Carpenter and designer Matthew Holdren creates custom wood pieces with reclaimed materials
eugenia uhl photographs
The term “unique” is often overused in marketing, design, writing and everyday language. What makes something truly unique is a rarity. Mass production and cultural assimilation make it especially difficult to find pieces that are actually one of a kind.
We are blessed, however, to live in a city of creative geniuses eager to accept the challenge of crafting something special. One of those creators is a scruffy, blue-eyed carpenter, who is building a custom housing complex, and owns a furniture making business, which creates eye-catching pieces found in various retail stores and shops around the city. His name is Matthew Holdren.
Holdren, a New Orleans-transplant hailing from Vermont, began working with wood when he was in the first grade, building tree houses using scrap materials that his father (also a carpenter) would bring home from work.
“Growing up watching him build our second house from scratch got me very in tune with it, I was just observing and absorbing,” he said.
Holdren is often contacted to beautify interiors and exteriors of buildings for commercial retailers and restaurants; he recently appeared in an episode of “The Deed” with Sidney Torres. You may have seen his colorful and rustic-feeling handcrafted designs in popular spots such as Blue Oak BBQ, Hale Stewart, Toast’s Fair Grounds location, Friend menswear store at the Ace Hotel or The Parker Barber in the Central Business District. He also creates custom pieces for residential buyers including staircases, shelving, benches, tables and chairs, handmade to each customer’s specific needs and home’s space. Regarding uniqueness, none of Holdren’s pieces are exactly alike, although most hold true to his taste and unmistakable design.
“I work primarily with reclaimed materials,” said Holdren. “These materials have beautiful patinas, they have saw marks, chips and some dents, so I try to do a straightforward design with my approach.”
Falling somewhere between the realm of modern and contemporary, Holdren points to his signature technique of using cubes studs in all of his pieces and the natural beauty of the reclaimed materials used. While he has made furniture to sell each year at the New Orleans Jazz & Heritage Festival’s market, this year he took a break from the event to focus on his business.
“In the past three years or so, my business has been working on a lot of interiors, where I will go into restaurants or a retail space and learn about how the client wants to use the space,” Holdren says. “I will come to them with materials I want to use and hand sketches to show them my vision.”

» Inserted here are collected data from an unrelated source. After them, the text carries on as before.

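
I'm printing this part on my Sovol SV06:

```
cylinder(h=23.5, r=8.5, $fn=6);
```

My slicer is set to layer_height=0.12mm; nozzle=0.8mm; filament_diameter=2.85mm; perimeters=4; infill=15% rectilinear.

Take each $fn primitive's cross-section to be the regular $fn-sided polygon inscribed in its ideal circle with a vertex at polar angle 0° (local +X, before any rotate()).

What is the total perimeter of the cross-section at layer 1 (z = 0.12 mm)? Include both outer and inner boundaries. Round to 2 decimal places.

51.00 mm

At z = 0.12 mm: the r=8.5 cylinder contributes a regular 6-gon of circumradius 8.5 (perimeter = 2·6·8.500·sin(180°/6) = 51.00 mm). Overall, the cross-section is a single solid region. Total boundary length (outer) = 51.00 mm.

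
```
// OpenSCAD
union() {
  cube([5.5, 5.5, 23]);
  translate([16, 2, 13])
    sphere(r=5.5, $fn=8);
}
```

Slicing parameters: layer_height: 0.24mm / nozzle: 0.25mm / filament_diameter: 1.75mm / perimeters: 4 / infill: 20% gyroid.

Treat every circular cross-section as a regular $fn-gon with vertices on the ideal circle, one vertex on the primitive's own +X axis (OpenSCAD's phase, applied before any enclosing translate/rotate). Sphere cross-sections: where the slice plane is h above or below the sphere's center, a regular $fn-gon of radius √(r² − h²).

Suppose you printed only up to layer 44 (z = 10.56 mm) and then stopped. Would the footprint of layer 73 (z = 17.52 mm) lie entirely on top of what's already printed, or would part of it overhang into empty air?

entirely on top

Compare the two slices. At z = 10.56: the cube is present — its section is the full 5.5×5.5 rectangle (area 30.25 mm²); the r=5.5 sphere at (16, 2) contributes a regular 8-gon of circumradius √(5.5²−2.44²) = 4.929 (area = (8/2)·4.929²·sin(360°/8) = 68.72 mm²); Combining (union): the 2 present regions are separate (no shared area or edge), so areas and boundary lengths simply add and each stays a separate island — area = 98.97 mm². At z = 17.52: the cube (footprint 5.5×5.5) is included at this height (area 30.25 mm²); the sphere at (16, 2): section is a regular 8-gon, circumradius = √(r²−h²) = √(5.5²−4.52²) = 3.134 (area = (8/2)·3.134²·sin(360°/8) = 27.77 mm²); Combining (union): the 2 present regions are separate (no shared area or edge), so areas and boundary lengths simply add and each stays a separate island — area = 58.02 mm². Checking containment: the cross-section at z = 17.52 is a subset of the cross-section at z = 10.56.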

Eschewing high-tech tools to come up with his proposals, Holdren says he begins by trying to understand the client’s intentions and what they are looking to embellish.
A significant amount of the process involves getting to know the client, their space and how they will use the piece. Asking questions about the floor color and covering, how the client likes to dine or entertain and whether or not they have children helps him determine the design.
While he doesn’t have an open showroom, the restaurants and retail stores in which his work is housed, act as a showroom for him.
“People will walk into these places and notice the shelving, or the counters and stools and they will ask about the builder and designer and I will get a call from someone who wants that look and feel in their home or shop too.”